Tuesday, 9 August 2016


Some time ago, along with millions of others I upgraded both laptops from Windows 7 to Windows 10. It all went well and Windows 10 seems okay. Nothing special, but okay.

We only use the laptops for web browsing, storing photos, composing blog posts, fiddling with a few spreadsheets, family history and so on. As far as all that goes Win10 is no improvement on Win7. It isn't much of an improvement on Windows XP, at least for this rather average user.

In which case, where else can Microsoft take Windows and how many people want to go there? I’ve read the stories about Win10 sending reams of behavioural information back to those keen folk in Redmond but I don’t care much about that. We are spied on continuously, always will be and may as well get used to it.

The problem is more to do with mature products because it isn’t easy to see where else Microsoft can go with Windows. It’s over six years since I paid them for my Win7 licence and a copy of Office but now we have two reasonably up to date systems and no motive to upgrade them further. Office is old but does what we want.

For a mature product, value for money and reliability come to the fore. We aren’t there yet, but for home computing there doesn’t seem much further to go. Somehow Win10 seems to bring that home.


Sam Vega said...

"In which case, where else can Microsoft take Windows and how many people want to go there?"

They'll invent somewhere else to take it. We can't see where that is yet, just as we didn't anticipate the need for driverless cars, smart phones, and videos. Nobody wants to go to this non-existent place yet, but they soon will, shortly after it starts to exist. Microsoft will get the first wave to migrate there by making them feel anxious if they are not there. The second wave will be forced to migrate there because they'll find that the stuff they already need won't work unless they are there. There will be a third category who Microsoft will write off as "elderly non-adapters" or somesuch, and ridiculing and pitying them will be part of the joy of being wherever it is.

Thud said...

I have stuck with windows through thick and thin but I'm done with it come next laptop buy, luckily Microsoft shares booming so I've made enough to migrate to apple and then some...happy days.

wiggiatlarge said...

I agree with all that you say about Windows having been through XP, fine, 7, fine, Vista awful and 10 which was a free "upgrade" that apart from being slightly faster is almost identical to 7.
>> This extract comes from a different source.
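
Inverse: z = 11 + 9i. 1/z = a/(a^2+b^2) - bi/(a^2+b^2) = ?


|z|^2 = 121+81 = 202
1/z = (11 - 9i)/202

1/z = 0.0545 - 0.0446i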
It could be that in practical terms OS have largely plateaued, not unlike the digital revolution in photography where most upgrades today only serve the pro photographer the quality level of sensors having been more than good enough for us plebs for some time, who knows it may well take another "big leap forward" for any significant change.

Paul Barnes said...

The thing with M$ is simple. They released WinME which was utterly shocking, then released XP. Understandably, XP was everything that ME should have been.

They released Vista (shudder) and once again, got it horribly wrong. Cue Win7 - everything that Vista should have been. Was it an improvement on XP? Meh, it certainly has its plus points, but overall performance really wasn't one of them.

Win8 (and 8.1) followed that, and like ME and Vista was a dismal failure. Along comes Win10 - pretty much everything that Win8 was supposed to be. Is Win10 an improvement over 7? Aside from the whole privacy shenanigans (which for me aren't overly concerning - I keep a close on eye on what it sends) it does perform marginally better (for me) than Win7 does, but there is a host of things I would like to see changed to be more like Win7.

But then, if I had the choice (I do, I'm just lazy) I'd rather run a Linux distro ;-)

A K Haart said...

Sam - they will, but a device to browse the web and run a few apps is looking more and more like an appliance. Microsoft's problem may be that this is what millions of us want and will demand.

Thud - I've been looking at Apple too. We already have an iPad and iPhone and they just work without fuss and that is all we want.

Wiggia - I'm sure you are right and OS have largely plateaued. I hope so because we need home computers as appliances - take it out of the box, switch it on and it just works.

Paul - I find Win10 marginally faster than Win7, but not amazingly so. I've thought about Linux, but I don't want to bother with technical issues these days and Win10 does look after itself very well.

Weekend Yachtsman said...

Ah, you haven't noticed that their strategy is to convert to the "subsciption" model, which means that you pay every year to keep using something you thought you had already bought.

It's coming your way - "may as well get used to it", as you (somewhat lazily imho) have just stated yourself in the context of endless snooping.

A K Haart said...

WY - I'm not sure what I'd do about a subscription OS, but free competitors may make it difficult to launch. Unless the initial price is low enough of course.

I don't think there is much we can do about the snooping without a strong technical background. We use the internet or we don't - those seem to be the choices for most.

David Phipps said...

I ditched Windows 10 a few months after I upgraded.

Go get yourself Linux Mint for free. Inbuilt firewall etc and office. Plus its encrypted.

A K Haart said...

David - I've read about Linux Mint, but I don't want any issues with drivers etc. No doubt these are easily sorted, but these days I see computers as appliances.